- Supreme Court of the United States

Argued November 26, 2012 Decided June 24, 2013
- Full case name: Vance v. Ball State University
- Docket no.: 11-556
- Citations: 570 U.S. 421 (more) 133 S. Ct. 2434; 186 L. Ed. 2d 565; 2013 U.S. LEXIS 4703; 81 U.S.L.W. 4553

Case history
- Prior: United States Court of Appeals for the Seventh Circuit

Holding
- An employee is a "supervisor" for purposes of vicarious liability under Title VII only if he or she is empowered by the employer to take tangible employment actions against the victim.

Court membership
- Chief Justice John Roberts Associate Justices Antonin Scalia · Anthony Kennedy Clarence Thomas · Ruth Bader Ginsburg Stephen Breyer · Samuel Alito Sonia Sotomayor · Elena Kagan

Case opinions
- Majority: Alito, joined by Roberts, Scalia, Kennedy, Thomas
- Concurrence: Thomas
- Dissent: Ginsburg, joined by Breyer, Sotomayor, Kagan

Laws applied
- Title VII

= Vance v. Ball State University =

Vance v. Ball State University, 570 U.S. 421 (2013), is a U.S. Supreme Court case regarding who is a "supervisor" for the purposes of harassment lawsuits. The Supreme Court upheld the Seventh Circuit's decision in a 5–4 opinion written by Samuel Alito, rejecting the Equal Employment Opportunity Commission's interpretation of who counts as a supervisor. The case was important because it resolved a dispute between several different circuits.

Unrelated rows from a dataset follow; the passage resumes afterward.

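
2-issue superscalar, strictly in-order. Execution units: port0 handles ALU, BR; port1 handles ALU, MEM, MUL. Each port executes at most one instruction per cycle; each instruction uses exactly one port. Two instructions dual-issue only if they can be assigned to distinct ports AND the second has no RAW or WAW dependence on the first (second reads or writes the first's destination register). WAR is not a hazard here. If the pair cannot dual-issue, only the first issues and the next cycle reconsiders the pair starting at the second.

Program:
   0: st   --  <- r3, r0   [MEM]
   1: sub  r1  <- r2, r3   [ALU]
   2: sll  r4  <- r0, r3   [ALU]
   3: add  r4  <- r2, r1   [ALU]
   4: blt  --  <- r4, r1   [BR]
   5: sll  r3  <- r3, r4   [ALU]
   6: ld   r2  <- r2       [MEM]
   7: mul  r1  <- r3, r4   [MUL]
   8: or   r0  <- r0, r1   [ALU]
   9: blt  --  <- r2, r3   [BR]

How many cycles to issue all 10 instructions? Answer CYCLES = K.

t=0 i0/i1:st;sub ; dual
t=1 i2:sll ; WAW r4
t=2 i3:add ; RAW r4
t=3 i4/i5:blt;sll ; dual
t=4 i6:ld ; no-port MEM/MUL
t=5 i7:mul ; RAW r1
t=6 i8/i9:or;blt ; dual

CYCLES = 7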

The issue presented before the Court was:

Whether, as the Second, Fourth, and Ninth Circuits have held, the Faragher and Ellerth "supervisor" liability rule (i) applies to harassment by those whom the employer vests with authority to direct and oversee their victim's daily work, or, as
the First, Seventh, and Eighth Circuits have held (ii) is limited to those harassers who have the power to "hire, fire, demote, promote, transfer, or discipline" their victim.
— Questions presented, Vance v. Ball State University

== Background ==

While working at Ball State University, Maetta Vance contended that Saundra Davis, a catering specialist, had made Vance's life at work unpleasant through physical acts and racial harassment. Vance sued her employer, the university, for workplace harassment by a supervisor.

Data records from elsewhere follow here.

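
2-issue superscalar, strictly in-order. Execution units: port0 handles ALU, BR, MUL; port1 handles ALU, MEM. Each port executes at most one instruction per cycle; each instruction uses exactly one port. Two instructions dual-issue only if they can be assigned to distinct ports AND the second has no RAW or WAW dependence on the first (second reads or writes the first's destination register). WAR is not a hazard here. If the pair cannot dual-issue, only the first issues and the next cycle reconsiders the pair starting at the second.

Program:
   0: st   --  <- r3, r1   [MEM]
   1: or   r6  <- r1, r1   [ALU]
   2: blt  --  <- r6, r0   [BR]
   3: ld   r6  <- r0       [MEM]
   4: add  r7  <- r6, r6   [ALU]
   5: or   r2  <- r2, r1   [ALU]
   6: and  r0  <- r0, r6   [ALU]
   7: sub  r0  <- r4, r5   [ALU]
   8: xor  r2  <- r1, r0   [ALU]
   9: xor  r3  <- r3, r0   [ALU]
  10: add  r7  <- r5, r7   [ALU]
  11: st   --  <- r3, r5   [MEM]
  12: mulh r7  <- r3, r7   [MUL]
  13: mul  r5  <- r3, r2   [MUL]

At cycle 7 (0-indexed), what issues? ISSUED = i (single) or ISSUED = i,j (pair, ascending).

ISSUED = 12

t=0 i0/i1:st+or ; dual
t=1 i2/i3:blt+ld ; dual
t=2 i4/i5:add+or ; dual
t=3 i6:and ; WAW r0
t=4 i7:sub ; RAW r0
t=5 i8/i9:xor+xor ; dual
t=6 i10/i11:add+st ; dual
t=7 i12:mulh ; no-port MUL/MUL
t=8 i13:mul ; tail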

To win a lawsuit for harassment under Title VII of the Civil Rights Act of 1964, it is necessary to show that the employer is negligent in responding to complaints about harassment. However, to win a lawsuit for harassment by a supervisor, the employer does not have to be negligent because Title VII imputes the supervisor's acts to the employer. Vance asserted that Davis was a supervisor; Ball State claimed the opposite.

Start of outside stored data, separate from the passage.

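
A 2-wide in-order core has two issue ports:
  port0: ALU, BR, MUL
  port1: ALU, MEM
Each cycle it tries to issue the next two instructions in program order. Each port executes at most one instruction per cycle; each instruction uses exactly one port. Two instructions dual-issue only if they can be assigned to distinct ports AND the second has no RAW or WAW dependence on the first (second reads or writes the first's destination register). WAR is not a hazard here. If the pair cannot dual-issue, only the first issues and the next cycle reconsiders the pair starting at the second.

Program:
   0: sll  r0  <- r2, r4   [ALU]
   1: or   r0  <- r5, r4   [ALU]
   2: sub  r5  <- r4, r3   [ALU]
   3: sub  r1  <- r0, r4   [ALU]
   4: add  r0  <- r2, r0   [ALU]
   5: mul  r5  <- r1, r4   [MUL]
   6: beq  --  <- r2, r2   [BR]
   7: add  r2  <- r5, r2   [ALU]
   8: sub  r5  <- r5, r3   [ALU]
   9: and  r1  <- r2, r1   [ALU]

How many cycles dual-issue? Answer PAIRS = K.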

The District Court and the Seventh Circuit Court of Appeals had determined that Davis was not Vance's supervisor, because Davis did not have the power to direct the terms and conditions of her employment.

== Supreme Court decision==

The Court upheld the Seventh Circuit's interpretation in its decision issued on June 24, 2013. It used a narrow interpretation of the term "supervisor", so that a person may only be considered a supervisor if he or she can take tangible action against the employee.